Das Thema Filmfamilie zwängt seine Regeln auf.
Die Desorientierung nicht als Zustand innerer, sondern als
fehlende Orientierungspunkte ausserhalb dieser zu verstehen.
Umbruchmoment zu neuem Orientierungsmittel.
Weg vom Kaffee. Nur hin zu welchem neuen, Sinn schenkenden Fraktal?
Auflösend oder ergänzend?  Das Gewicht der Wirklichkeit erstellen.
Hinein oder heraus geben bzw.. nehmen? Annehmen oder abgeben?
Des Nachklang Stärke wiegen. Und den Zeitpunkt seines Lichts beherrschen.

Schwer eine Situation zu begreifen, ohne sie in eine Entscheidung,
weiterer Entwicklung, mit hinein zu nehmen. Schritt heraus, mit einem Herüber.

Dem Affenfelsen einen neuen Wink, in eine andere Richtung zeigen. Spur streuen.
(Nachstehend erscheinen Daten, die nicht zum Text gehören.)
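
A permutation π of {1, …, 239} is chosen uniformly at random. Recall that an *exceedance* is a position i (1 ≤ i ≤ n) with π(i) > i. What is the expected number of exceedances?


Write X = Σ_{i=1}^{239} X_i, where X_i = 1_{π(i) > i}.
For each fixed i, π(i) is uniform over {1, …, 239} (marginal of a uniform permutation), so P[π(i) > i] = (n − i)/n. Summing: Σ_{i=1}^{239} (n − i)/n = (0 + 1 + … + 238)/239 = 239(239 − 1)/(2·239) = (239 − 1)/2.
Hence E[X] = Σ_{i=1}^{239} (239 − i)/239 = 119 ≈ 119.00000.

E[X] = 119 = 119.00000.


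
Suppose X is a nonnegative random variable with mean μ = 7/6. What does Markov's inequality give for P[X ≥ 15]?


μ = E[X] = 7/6, a = 15.
Markov: P[X ≥ 15] ≤ μ/a = (7/6)/15 = 7/90.
Numerically: ≈ 0.07778.
(Since a = 15 > μ = 1.16667, the bound 7/90 is < 1 and informative.)

P[X ≥ 15] ≤ 7/90 ≈ 0.07778.


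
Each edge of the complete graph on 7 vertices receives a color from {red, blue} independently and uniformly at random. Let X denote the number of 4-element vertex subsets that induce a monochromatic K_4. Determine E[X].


Let X = Σ_S X_S over the C(7, 4) = 35 subsets S of size 4, where X_S = 1 if the K_4 on S is monochromatic.
For a fixed S, the K_4 on S has C(4, 2) = 6 edges. P[all 6 edges red] = (1/2)^6, and likewise for blue, so P[monochromatic] = 2·(1/2)^6 = 2^{1 − 6} = 1/32.
Summing: E[X] = C(7, 4) · 2^{1 − 6} = 35 · 1/32 = 35/32.
Numerically: E[X] ≈ 1.09375.

E[X] = C(7,4)·2^(1−C(4,2)) = 35/32 ≈ 1.09375.


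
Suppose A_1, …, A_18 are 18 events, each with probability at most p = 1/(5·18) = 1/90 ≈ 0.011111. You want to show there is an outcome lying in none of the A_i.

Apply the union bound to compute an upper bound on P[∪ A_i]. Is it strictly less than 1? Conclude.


Union bound: P[∪_{i=1}^{18} A_i] ≤ Σ_i P[A_i] ≤ 18·p = 18·(1/90) = 1/5.
Numerically: 1/5 ≈ 0.200000.
Is 1/5 < 1? YES.
Since P[∪ A_i] ≤ 1/5 < 1, the complement has P[∩ A_i^c] ≥ 1 − 1/5 = 4/5 > 0, so some outcome avoids every A_i.

18·p = 1/5 ≈ 0.200000; existence CERTIFIED by the union bound.


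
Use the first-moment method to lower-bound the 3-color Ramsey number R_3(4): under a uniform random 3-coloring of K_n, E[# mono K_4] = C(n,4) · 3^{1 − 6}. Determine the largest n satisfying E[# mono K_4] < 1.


We need C(n, 4) · 3^{1 − 6} < 1, i.e. C(n, 4) < 3^{6 − 1} = 243.
Check values of n near the boundary:
  n = 5: C(5, 4) = 5; 5 < 243? YES
  n = 6: C(6, 4) = 15; 15 < 243? YES
  n = 7: C(7, 4) = 35; 35 < 243? YES
  n = 8: C(8, 4) = 70; 70 < 243? YES
  n = 9: C(9, 4) = 126; 126 < 243? YES
  n = 10: C(10, 4) = 210; 210 < 243? YES
  n = 11: C(11, 4) = 330; 330 < 243? NO
The largest n with C(n, 4) < 243 is n = 10 (where E[X] = 70/81 ≈ 0.8641975). Hence R_3(4) > 10, i.e. R_3(4) ≥ 11.

Largest n = 10; hence R_3(4) > 10.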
Die Nase darf gern gute Leistung bringen.

Ich staune und bin auf dem Logenplatz, der Dinge fern.

Die Volksbiene und ihre kleinen Überraschungen. Der Wunsch nach dem
Geheimgang, der erfolgreich gefunden, die überraschende Wendung bedeutet.
Da hat doch was in meiner Einkaufstasche, eine Überschwemmung hervorgerufen.
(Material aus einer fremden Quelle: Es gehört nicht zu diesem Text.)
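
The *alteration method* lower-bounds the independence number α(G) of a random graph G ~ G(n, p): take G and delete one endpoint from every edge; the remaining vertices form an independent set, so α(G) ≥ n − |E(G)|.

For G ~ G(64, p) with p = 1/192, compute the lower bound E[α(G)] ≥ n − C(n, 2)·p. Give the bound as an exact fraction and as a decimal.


E[|E(G)|] = C(64, 2)·p = 2016 · (1/192) = 21/2.
E[α(G)] ≥ n − E[|E(G)|] = 64 − 21/2 = 107/2.
Numerically: ≈ 53.500.
(This is only a lower bound; the true E[α(G)] may be larger.)

E[α(G)] ≥ 107/2 ≈ 53.500.


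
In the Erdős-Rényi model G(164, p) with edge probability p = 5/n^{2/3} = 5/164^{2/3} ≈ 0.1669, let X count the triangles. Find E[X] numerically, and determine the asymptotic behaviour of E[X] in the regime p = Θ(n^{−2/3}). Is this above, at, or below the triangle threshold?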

Wie kann das denn nun wieder nur. Nachlässig von mir. War ich mit anderen Themen beschäftigt?

Wieder so etwas schönes mit hinaus genommen, schon eine Überraschung zu
sehen was bleibt. Dieser Faust kennt keine Ruhe. Nur Freude, selbst an verblassender Erinnerung,

oder welkenden Blumen. Neid ist unangebracht, verbietet sich. Bin ich gewillt Kinski und Ballhaus

fest zu montieren? Off Story . Filmgeschichtlicher Handschuh.

Conviennent.

Mathematisch isoliert. Nicht Probe. Kultische Verehrung der Familie,
sich selber gegenüber.
Freude in ein Dokument zu überführen. Pilot zu Hymnen.